What is it about Christian choral music that makes it so popular? Why does it carry so much weight in the choral repertoire? Does it conceal a spiritual mystery? Is it just good music written by ingenious composers, or were these composers inspired in a particular way? Does one have to be Christian to be
able to perceive or understand its mystery, or does the music's ability to move us transcend confession or religious affiliation? Together we will seek to uncover this mystery and to find answers to these questions by singing, listening to, analyzing, and conducting popular religious music from the 19th and 20th centuries.
VOLKER HEDTFELD & ANDREAS KLIPPERT, Germany
Mystery of Christian liturgy and choral music in the 19th and 20th century
After his work as Second Conductor and Chorus Master at the Opera Aachen and the Sinfonic Choir Aachen Andreas Klippert now is Musical Director of the vocal ensemble „Vokalwerk Nürnberg“. He also teaches conducting at the University of Kassel. Klippert studied choral- and orchestra-conducting in Mannheim. After this, he was assistant conductor at National Opera Maribor (Slovenia) and National Theatre Weimar. In addition to this engagements, he conducted many concerts with „KonzertChor SüdHessen“ and „Cantus Hamburg“. His special interest goes to sacred choral music, a capella and oratory. His work at several Opera Houses brought him a lot of experience in orchestral conducting, which is helpful to connect specific choir needs like sound and singing technique with the belongings of an orchestra.

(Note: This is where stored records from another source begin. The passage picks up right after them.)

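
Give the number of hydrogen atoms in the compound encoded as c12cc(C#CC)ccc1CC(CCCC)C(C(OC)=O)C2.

Hydrogens are implicit in SMILES; fill each atom to its normal valence:
  5 × C: 2 H each → 10
  3 × C: 3 H each → 9
  3 × C (aromatic): 1 H each → 3
  3 × C (aromatic): no H
  3 × C: no H
  2 × C: 1 H each → 2
  2 × O: no H
  Total hydrogens = 24.

24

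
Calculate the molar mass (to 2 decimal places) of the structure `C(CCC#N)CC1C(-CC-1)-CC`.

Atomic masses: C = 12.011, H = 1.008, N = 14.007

Molecular formula: C11H19N.
M = 11×12.011 + 19×1.008 + 1×14.007 = 165.28 g/mol.

165.28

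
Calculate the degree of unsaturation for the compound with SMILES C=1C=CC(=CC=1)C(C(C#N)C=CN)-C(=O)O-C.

8

Molecular formula from the SMILES: C13H14N2O2.
DoU = (2C + 2 + N − H − X)/2 = (2·13 + 2 + 2 − 14 − 0)/2 = 16/2 = 8.
(Structurally: 1 ring(s) + 7 π bond(s) = 8.)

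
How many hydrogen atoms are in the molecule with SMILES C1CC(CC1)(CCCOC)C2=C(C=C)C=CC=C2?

Hydrogens are implicit in SMILES; fill each atom to its normal valence:
  8 × C: 2 H each → 16
  4 × C (aromatic): 1 H each → 4
  2 × C (aromatic): no H
  1 × C: 3 H
  1 × C: 1 H
  1 × C: no H
  1 × O: no H
  Total hydrogens = 24.

24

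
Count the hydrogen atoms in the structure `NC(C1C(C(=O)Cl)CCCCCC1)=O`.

16

Hydrogens are implicit in SMILES; fill each atom to its normal valence:
  6 × C: 2 H each → 12
  2 × C: 1 H each → 2
  2 × C: no H
  2 × O: no H
  1 × Cl: no H
  1 × N: 2 H
  Total hydrogens = 16.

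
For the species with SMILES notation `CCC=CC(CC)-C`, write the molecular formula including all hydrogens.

C8H16

Heavy atoms from the SMILES: 8 C.
Implicit hydrogens by atom environment:
  3 × C: 3 H each → 9
  3 × C: 1 H each → 3
  2 × C: 2 H each → 4
  Total hydrogens = 16.
Molecular formula: C8H16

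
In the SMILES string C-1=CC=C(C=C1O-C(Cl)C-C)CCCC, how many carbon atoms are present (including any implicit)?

The symbol for carbon appears 13 times in the SMILES. (Cl is a single chlorine, not C + l.)

13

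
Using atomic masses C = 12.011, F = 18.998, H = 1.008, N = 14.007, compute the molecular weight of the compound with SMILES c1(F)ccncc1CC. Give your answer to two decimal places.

125.15

Molecular formula: C7H8FN.
M = 7×12.011 + 1×18.998 + 8×1.008 + 1×14.007 = 125.15 g/mol.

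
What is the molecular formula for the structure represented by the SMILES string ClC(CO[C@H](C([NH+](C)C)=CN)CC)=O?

C9H18ClN2O2+

Heavy atoms from the SMILES: 9 C, 1 Cl, 2 N, 2 O.
Implicit hydrogens by atom environment:
  3 × C: 3 H each → 9
  2 × C: 2 H each → 4
  2 × C: 1 H each → 2
  2 × C: no H
  2 × O: no H
  1 × Cl: no H
  1 × N: 2 H
  1 × N (charge +1): 1 H
  Total hydrogens = 18.
Net charge +1.
Molecular formula: C9H18ClN2O2+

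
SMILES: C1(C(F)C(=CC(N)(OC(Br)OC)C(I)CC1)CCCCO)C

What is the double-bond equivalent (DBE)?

Molecular formula from the SMILES: C15H26BrFINO3.
DoU = (2C + 2 + N − H − X)/2 = (2·15 + 2 + 1 − 26 − 3)/2 = 4/2 = 2.
(Structurally: 1 ring(s) + 1 π bond(s) = 2.)

2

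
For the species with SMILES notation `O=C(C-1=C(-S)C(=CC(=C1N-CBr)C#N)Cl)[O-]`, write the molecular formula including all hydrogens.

Heavy atoms from the SMILES: 1 Br, 9 C, 1 Cl, 2 N, 2 O, 1 S.
Implicit hydrogens by atom environment:
  5 × C (aromatic): no H
  2 × C: no H
  1 × Br: no H
  1 × C: 2 H
  1 × C (aromatic): 1 H
  1 × Cl: no H
  1 × N: 1 H
  1 × N: no H
  1 × O: no H
  1 × O (charge -1): no H
  1 × S: 1 H
  Total hydrogens = 5.
Net charge -1.
Molecular formula: C9H5BrClN2O2S-

C9H5BrClN2O2S-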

When a spark ignites, Volker Hedtfeld is in his element. "It is sublime to sense when something happens between me and the choir," says the Dortmund native. He knows that a spark between a choir and its conductor will ignite in the audience too, electrifying it and triggering an emotional response. His passion for music is almost as old as he is. While still a child, he learned to play not only the piano, but also the organ, violin, and viola. Later he studied music education at the Cologne Hochschule für Musik und Tanz, but it was working with voices that excited him the most. In the late 1990s he founded his first vocal ensemble, Opus 99, with which he performed concerts in the Ruhr Valley and in the Rhineland. Before long he turned up at Berlin's University of the Arts (UdK), where he studied orchestral conducting with Lutz Köhler. Later he supplemented his education at the University of the Arts at the Ecumenical Institute of Sacred Music and studied choral conducting with Jörg- Peter Weigle at the Hanns Eisler School of Music Berlin.